第3号被保険者(会社員・公務員などの第2号被保険者の配偶者)は、第3号被保険者であった期間(第3号被保険者は自分で保険料を納付することはないが、保険料納付済期間には算入される)。

 

保険料免除期間
第1号被保険者としての保険料免除期間。

 

合算対象期間
任意加入時期の保険料未納期間。この期間は、受給資格期間には入るが、年金額には入らない。

 

 

任意加入時期とは?

国民年金は、昭和61年4月に強制加入となるまでは任意加入だった。任意加入期間中の未加入期間が、合算対象となる。

 

(国民年金が始まった段階では、国民年金は「入りたい人だけ入る」制度=任意加入だった。しかし、途中から強制加入になった。

 

任意加入の時代に、国民年金に入ってなかったことによって、無年金になる人が大量に出ることを防ぐため、任意加入だった時期も、受給資格期間の合算対象期間としている)

 

受給資格期間とは?

受給資格期間は、受給資格期間があるかないかをチェックするだけのもの。年金額の計算とは関係がない。受給資格期間が10年以上あれば、老齢基礎年金を受け取れる。10年未満なら受け取れない。年金額がいくらになるかは、また別のハナシ。


年金額

老齢基礎年金の年金額は、保険料納付済月数480月(40年)を満たしているとき、満額779,300円(平成29年度)となる。
ただし、免除期間などがあり、納付期間が480月より少ない場合は、受け取れる年金額もこの額より少なくなる。

 

年金額の計算式は、上の画像内の記述を参考に。

 

 

老齢基礎年金額計算上の免除期間とは、法定免除期間と申請免除期間を指す。

以下は、年金額の計算には入れない(ただし、老齢基礎年金の受給資格期間の計算には入れる)。

  • 合算対象期間(カラ期間)
  • 学生納付特例期間
  • 納付猶予期間

繰上げ受給と繰下げ受給

老齢基礎年金の受給開始年齢は65歳から。

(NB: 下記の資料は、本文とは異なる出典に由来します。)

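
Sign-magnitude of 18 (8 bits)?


Sign bit: 0 (positive)
Magnitude: 18 = 0010010
= 00010010


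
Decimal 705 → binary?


Divide by 2 repeatedly:
705 ÷ 2 = 352 remainder 1
352 ÷ 2 = 176 remainder 0
176 ÷ 2 = 88 remainder 0
88 ÷ 2 = 44 remainder 0
44 ÷ 2 = 22 remainder 0
22 ÷ 2 = 11 remainder 0
11 ÷ 2 = 5 remainder 1
5 ÷ 2 = 2 remainder 1
2 ÷ 2 = 1 remainder 0
1 ÷ 2 = 0 remainder 1
Reading remainders bottom-up:
= 1011000001


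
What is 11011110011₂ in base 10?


Positional values:
Bit 0: 1 × 2^0 = 1
Bit 1: 1 × 2^1 = 2
Bit 4: 1 × 2^4 = 16
Bit 5: 1 × 2^5 = 32
Bit 6: 1 × 2^6 = 64
Bit 7: 1 × 2^7 = 128
Bit 9: 1 × 2^9 = 512
Bit 10: 1 × 2^10 = 1024
Sum = 1 + 2 + 16 + 32 + 64 + 128 + 512 + 1024
= 1779


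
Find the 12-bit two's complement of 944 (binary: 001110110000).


Original: 001110110000
Step 1 - Invert all bits: 110001001111
Step 2 - Add 1: 110001001111 + 1
= 110001010000 (represents -944)


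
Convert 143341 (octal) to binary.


Each octal digit → 3 binary bits:
  1 = 001
  4 = 100
  3 = 011
  3 = 011
  4 = 100
  1 = 001
Concatenate: 001 100 011 011 100 001
= 001100011011100001


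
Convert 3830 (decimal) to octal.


Divide by 8 repeatedly:
3830 ÷ 8 = 478 remainder 6
478 ÷ 8 = 59 remainder 6
59 ÷ 8 = 7 remainder 3
7 ÷ 8 = 0 remainder 7
Reading remainders bottom-up:
= 0o7366


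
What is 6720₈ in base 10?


Positional values:
Position 0: 0 × 8^0 = 0
Position 1: 2 × 8^1 = 16
Position 2: 7 × 8^2 = 448
Position 3: 6 × 8^3 = 3072
Sum = 0 + 16 + 448 + 3072
= 3536


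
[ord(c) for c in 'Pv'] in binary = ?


String: 'Pv'  (2 characters)
Per-character ASCII lookup:
  'P': uppercase starts at 65: 'P' = 65 + 15 = 80 → 1010000
  'v': lowercase starts at 97: 'v' = 97 + 21 = 118 → 1110110
= 1010000 1110110


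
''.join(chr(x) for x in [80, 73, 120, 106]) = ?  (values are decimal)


Codes (decimal): 80 73 120 106
Per-code ASCII lookup:
  80  (range 65-90: uppercase, 80 - 65 = 15) → 'P'
  73  (range 65-90: uppercase, 73 - 65 = 8) → 'I'
  120  (range 97-122: lowercase, 120 - 97 = 23) → 'x'
  106  (range 97-122: lowercase, 106 - 97 = 9) → 'j'
= 'PIxj'


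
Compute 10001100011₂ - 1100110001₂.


Align and subtract column by column (LSB to MSB, borrowing when needed):
  10001100011
- 01100110001
  -----------
  col 0: (1 - 0 borrow-in) - 1 → 1 - 1 = 0, borrow out 0
  col 1: (1 - 0 borrow-in) - 0 → 1 - 0 = 1, borrow out 0
  col 2: (0 - 0 borrow-in) - 0 → 0 - 0 = 0, borrow out 0
  col 3: (0 - 0 borrow-in) - 0 → 0 - 0 = 0, borrow out 0
  col 4: (0 - 0 borrow-in) - 1 → borrow from next column: (0+2) - 1 = 1, borrow out 1
  col 5: (1 - 1 borrow-in) - 1 → borrow from next column: (0+2) - 1 = 1, borrow out 1
  col 6: (1 - 1 borrow-in) - 0 → 0 - 0 = 0, borrow out 0
  col 7: (0 - 0 borrow-in) - 0 → 0 - 0 = 0, borrow out 0
  col 8: (0 - 0 borrow-in) - 1 → borrow from next column: (0+2) - 1 = 1, borrow out 1
  col 9: (0 - 1 borrow-in) - 1 → borrow from next column: (-1+2) - 1 = 0, borrow out 1
  col 10: (1 - 1 borrow-in) - 0 → 0 - 0 = 0, borrow out 0
Reading bits MSB→LSB: 00100110010
Strip leading zeros: 100110010
= 100110010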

しかし、受給年齢の繰上げや繰下げができる。

 

繰上げ受給

希望によって60歳から65歳になるまでの間に、繰り上げて老齢基礎年金を受給すること。
繰上げ月数×0.5%減額
減額される最大割合:5年(60ヶ月)→60ヶ月×0.5%=30%
*最大で5年繰り上げて受給可能。その場合、30%減額される。

 

繰下げ受給

希望によって66歳から70歳になるまでの間に、繰り下げて老齢基礎年金を受給すること。
繰下げ月数×0.7%増額
増額される最大割合:5年(60ヶ月)→60ヶ月×0.7%=42%
*最大で5年繰り下げて受給可能。その場合、42%増額される。

 

注意1:繰上げ、繰下げした場合、割引、増額された年金額が生涯続く。

注意2:繰上げ、繰下げの減額率、増額率は老齢基礎年金、老齢厚生年金ともに同率となっている。


付加年金

 

付加年金の対象者や納付額、受取額などは以下の通り。

 

付加年金とは
  • 概要:国民年金保険料に、任意で上乗せして納付すると老齢基礎年金が増額される制度。
  •  

  • 対象者:第1号被保険者のみ
  •  

  • 納付額:月額400円
  •  

  • 加算される額:付加年金=200円×付加年金保険料の納付期間

 

 

注意1:付加年金と国民年金基金の併用不可。

注意2:年金の支給繰上げ、繰下げを行うと、付加年金も連動して減増額される。